PQI S535 256GB SSD Review
Capacity, Final Thoughts & Conclusions
The PQI S535 256 GB drive has 256 GB physically on board as measured in GB (1,000,000,000 bytes per GB) which is the standard unit of measure used by manufacturers to express drive capacity. In logical measure it’s 223 GiB (1,073,741,824 bytes per GiB) which is reflected in Windows via the drive properties view. Thrown in there is about 7% overprovisioning set aside for wear leveling and drive maintenance. This is more or less the level we see from this generation of consumer drives. Enterprise level drives tend to have higher levels of space set aside.

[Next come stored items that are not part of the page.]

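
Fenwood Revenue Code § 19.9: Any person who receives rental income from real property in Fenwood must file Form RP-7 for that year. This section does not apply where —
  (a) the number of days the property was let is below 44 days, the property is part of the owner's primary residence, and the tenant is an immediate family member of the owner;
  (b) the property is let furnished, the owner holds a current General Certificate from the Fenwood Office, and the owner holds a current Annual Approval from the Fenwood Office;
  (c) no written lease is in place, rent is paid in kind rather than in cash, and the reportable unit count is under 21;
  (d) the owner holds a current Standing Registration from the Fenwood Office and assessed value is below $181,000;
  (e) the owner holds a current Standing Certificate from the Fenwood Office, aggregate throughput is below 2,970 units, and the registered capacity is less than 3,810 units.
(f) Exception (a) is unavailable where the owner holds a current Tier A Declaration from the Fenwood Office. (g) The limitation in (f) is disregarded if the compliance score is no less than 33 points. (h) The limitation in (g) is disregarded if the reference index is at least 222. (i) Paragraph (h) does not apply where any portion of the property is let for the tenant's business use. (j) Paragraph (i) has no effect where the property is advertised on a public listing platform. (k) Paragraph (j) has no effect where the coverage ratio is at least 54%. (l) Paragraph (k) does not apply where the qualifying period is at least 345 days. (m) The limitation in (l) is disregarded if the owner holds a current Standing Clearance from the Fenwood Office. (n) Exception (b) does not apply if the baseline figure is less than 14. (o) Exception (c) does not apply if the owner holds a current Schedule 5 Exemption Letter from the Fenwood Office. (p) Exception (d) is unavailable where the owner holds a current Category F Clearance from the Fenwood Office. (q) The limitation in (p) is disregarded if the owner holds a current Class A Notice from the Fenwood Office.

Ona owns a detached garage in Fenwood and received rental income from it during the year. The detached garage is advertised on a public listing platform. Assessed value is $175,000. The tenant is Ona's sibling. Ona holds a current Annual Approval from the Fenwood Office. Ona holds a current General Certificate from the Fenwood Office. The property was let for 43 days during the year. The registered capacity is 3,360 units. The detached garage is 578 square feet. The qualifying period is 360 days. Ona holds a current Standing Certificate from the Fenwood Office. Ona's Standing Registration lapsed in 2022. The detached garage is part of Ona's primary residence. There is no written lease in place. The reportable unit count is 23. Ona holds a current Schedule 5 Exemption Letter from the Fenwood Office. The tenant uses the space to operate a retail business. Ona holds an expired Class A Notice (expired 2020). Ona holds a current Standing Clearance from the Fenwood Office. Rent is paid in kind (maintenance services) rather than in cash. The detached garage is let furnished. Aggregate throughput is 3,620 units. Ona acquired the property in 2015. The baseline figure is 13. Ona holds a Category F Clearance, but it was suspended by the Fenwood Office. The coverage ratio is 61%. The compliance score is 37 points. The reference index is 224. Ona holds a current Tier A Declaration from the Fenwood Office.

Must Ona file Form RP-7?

No — exception (a) applies; Ona is not required to file Form RP-7.

All of (a)'s requirements are met (the number of days the property was let is 43 days, below the 44 days limit; the detached garage is part of the primary residence; the tenant is an immediate family member). Considering the limiting provisions: (f) would limit (a) — a current Tier A Declaration is held — but (g) sets (f) aside: (g) applies — the compliance score is 37 points, meeting the 33 points threshold. (h) would limit (g) — the reference index is 224, meeting the 222 threshold — but (i) sets (h) aside: (i) is engaged — the space is let for business use. (j) is triggered (the property is publicly advertised), but is itself disapplied by (k): (k) applies — the coverage ratio is 61%, meeting the 54% threshold. (l) is engaged (the qualifying period is 360 days, meeting the 345 days threshold), but is displaced by (m): (m) operates against (l): a current Standing Clearance is held. Exception (a) stands.
Exception (b) is satisfied on its face — the property is let furnished; a current General Certificate is held; a current Annual Approval is held. But: (n) is triggered — the baseline figure is 13, less than the 14 limit. So (b) is unavailable.
Exception (c) requires that the reportable unit count is under 21; but the reportable unit count is 23, not under 21, so (c) is unavailable.
Exception (d) fails — the Standing Registration is not current.
Exception (e) does not apply: aggregate throughput is 3,620 units, not below 2,970 units.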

At this point there isn’t a lot new we can say about the PQI S535 256 GB drive as SF-1200 based SSDs are a dime a dozen right now. Ok, that may draw ire from those that are still waiting on buying an SSD because of the cost but we’ve done no less than ten reviews now on such drives. PQI is a little conservative in their specifications of 250 MB/s reads and writes as we saw well above that for each in the ATTO benchmark. Performance was weaker in the tests that use incompressible data which is exactly what we expect from SandForce drives as they use real-time data compression to maximize performance.
We don’t know how much PQI is asking for the S535 or where you can get one right now, but the drives were released in December 2010 and they just sent us this sample late last month. We assume these drives are available at locations that sell PQI products.
Supporting TRIM, idle garbage collection and wear-leveling algorithms that we’ve come to know and love from SandForce controllers, long term performance shouldn’t be an issue, especially if you leave 20% or more of the drive unused which shouldn’t be all that hard on a 256 GB drive. PQI does offer a 3 year warranty to cover any defects in workmanship or premature component failure. PQI also lists Mac OS 10.1 and above as compatible which is not something you see from all drives so that may be attractive to some.
Legit Bottom Line: For those who haven’t made the step up to a SATA 6Gbps board, PQI has a very capable line of SSDs with the S535 series featuring the proven SandForce SF-1222 controller. However, these are a generation behind now and there’s plenty of competition in this class to make hard choices for consumers although if they can’t find them available to by, that choice becomes a little easier.